We have the best patients in the world, because of jail. You make an appointment with the dentist and you don't show up? Believe it or not, jail, right away. You undercook fish, believe it or not, jail. You're charging too high prices for sweaters, glasses, you right to jail. You're playing music too loud? Right to jail. Journalists? We have a special jail for journalists. You shout like that, they put you in jail. Where are the armed men who come in to take the protesters away? Where are they? This kind of behavior is never tolerated in Boraqua. Man #2: How do you like it? Leslie Knope: No! Man #2: How do you like that? Now imagine you're holding coffee. Burns so good! Preach!Įvery line is a pure gem.Man #1: What are you? Some kind of moron? Why don't you have hand dryers in the park bathrooms? They're so much more sanitary than paper towels! Anyone knows that! Woman: My dog went to one of your parks and ate another dog's feces. Well, the story of my interest level is: It’s medium.
#Top parks and rec quotes series
A slogan is a series of words that have a meaning.
#Top parks and rec quotes movie
Online classes be like 1.”Clear alcohols are for rich women on diets.” This has inspired me to always order whiskey. Be inspired by our favorite quotes for your wedding about love and marriage to share with your spouse-to-be on your big. Perd Hapley did it all in the show, from being a movie critic to a judge.

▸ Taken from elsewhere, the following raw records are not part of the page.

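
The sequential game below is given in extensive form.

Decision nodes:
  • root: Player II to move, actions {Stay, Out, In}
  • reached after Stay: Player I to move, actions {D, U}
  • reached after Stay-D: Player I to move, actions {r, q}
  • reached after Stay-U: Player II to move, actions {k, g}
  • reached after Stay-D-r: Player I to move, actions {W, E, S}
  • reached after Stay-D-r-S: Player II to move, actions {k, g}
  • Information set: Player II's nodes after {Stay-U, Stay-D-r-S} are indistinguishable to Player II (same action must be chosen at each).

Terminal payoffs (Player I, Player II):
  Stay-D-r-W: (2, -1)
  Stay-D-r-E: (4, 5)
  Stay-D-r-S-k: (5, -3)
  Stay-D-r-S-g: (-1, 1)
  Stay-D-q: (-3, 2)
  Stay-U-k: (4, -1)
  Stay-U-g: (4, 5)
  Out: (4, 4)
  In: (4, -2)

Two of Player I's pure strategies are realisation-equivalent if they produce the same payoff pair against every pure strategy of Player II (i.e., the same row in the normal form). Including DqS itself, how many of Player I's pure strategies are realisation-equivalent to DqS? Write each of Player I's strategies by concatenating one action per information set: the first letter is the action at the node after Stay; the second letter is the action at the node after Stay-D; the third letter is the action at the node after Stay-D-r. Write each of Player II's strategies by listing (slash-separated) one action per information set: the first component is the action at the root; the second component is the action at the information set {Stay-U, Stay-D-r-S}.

Row for DqS (columns Stay/k, Stay/g, Out/k, Out/g, In/k, In/g): (-3,2) (-3,2) (4,4) (4,4) (4,-2) (4,-2).
Under DqS, Player I's choice at the node after Stay-D-r can never be reached regardless of what Player II does, so varying those choices leaves every outcome unchanged.
Holding the reachable choices fixed and varying the unreachable one freely already gives 3 equivalent strategies.
No other strategy reproduces this row, so those 3 are the full class: DqW, DqE, DqS.

3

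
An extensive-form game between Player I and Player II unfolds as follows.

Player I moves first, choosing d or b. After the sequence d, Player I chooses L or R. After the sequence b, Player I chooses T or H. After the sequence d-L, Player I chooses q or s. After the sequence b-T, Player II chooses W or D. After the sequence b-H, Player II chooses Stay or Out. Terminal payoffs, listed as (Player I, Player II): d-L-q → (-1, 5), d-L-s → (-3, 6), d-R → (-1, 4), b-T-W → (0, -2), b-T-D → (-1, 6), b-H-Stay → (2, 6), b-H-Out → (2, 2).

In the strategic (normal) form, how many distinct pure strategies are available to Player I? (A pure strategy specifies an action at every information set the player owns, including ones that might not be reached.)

16

Player I owns the root with actions {d, b} — two choices.
Player I owns the node after d with actions {L, R} — two choices.
Player I owns the node after b with actions {T, H} — two choices.
Player I owns the node after d-L with actions {q, s} — two choices.
A pure strategy fixes one action at each information set independently, so the count is the product 2 × 2 × 2 × 2 = 16.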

It was improv! Greatness achieved 2.”I have no idea what I’m doing, but I know I’m doing it well.” -Andy. “Leslie, I typed your symptoms into the thing up here, and it says you could have network connectivity problems.” -Andy. “Any dog under 50 pounds is a cat, and cats are pointless.” -Ron. Don’t promise Ron food and then whip out grilled mushrooms, man! Perfect 6. I worry what you just heard was, ‘Give me a lot of bacon and eggs.’ What I said was, ‘Give me all the bacon and eggs you have.'” -Ron. “Just give me all the bacon and eggs you have. In the initial seasons of the show, Leslie Knope is the Deputy in Pawnees Parks and Recreation Department. “What’s it like to stare into the eye of Satan’s butthole?” -Ron. Tammy one was his “blonde chicken,” IYKWIM. I like pretty, dark-haired women, and breakfast food.” - Ron. He is a-flushed with Caash! Jean-Ralphio is a mood 10. “I made money the old-fashioned way *SINGING* I got run over by a Lexus”- Jean-Ralphio. 'Call an ambulance A different ambulance The one I ran into' Andy NBC / Parks and Recreation / Via Only Andy could hurt himself by running into an ambulance. Indeed Ann, you beautiful, rule-breaking moth. “Jogging is the worst! I know it keeps you healthy, but at what cost?” -Ann. “One time my refrigerator stopped working I didn’t know what to do. “I know what I’m about, son.” That should be on every kid’s dorm room wall.
#Top parks and rec quotes free
“Strippers do nothing for me…but I will take a free breakfast buffet anytime, anyplace.” -Ron. She is built different! Built Different 15. “I just slept seven hours, which is twice as long as I usually sleep, so I’m a little disoriented.” -Leslie. “If there were more food and fewer people, this would be a perfect party.” -Ron.

Toast, popcorn, grapes *GASPS*…butter is my favorite food.” -Andy. “All my favorite foods have butter on them. Ahh, Leslie, thank god you’re married now.

“Guys love it when you can show them you’re better than they are at something they love.” -Leslie. So while we anxiously await Tuesday's mega-finale, 'One Last Ride,' we thought it might be best to karate chop our feelings by looking back at Pawnee's resident FBI. I like to think it applies to life.” -Andy. “When life gives you lemons, make lemonade.

“If you don’t believe in love, what’s the point of living.” - Ron, such an unexpected line from him. It lowers their enthusiasm” -Ron, putting every man to shame.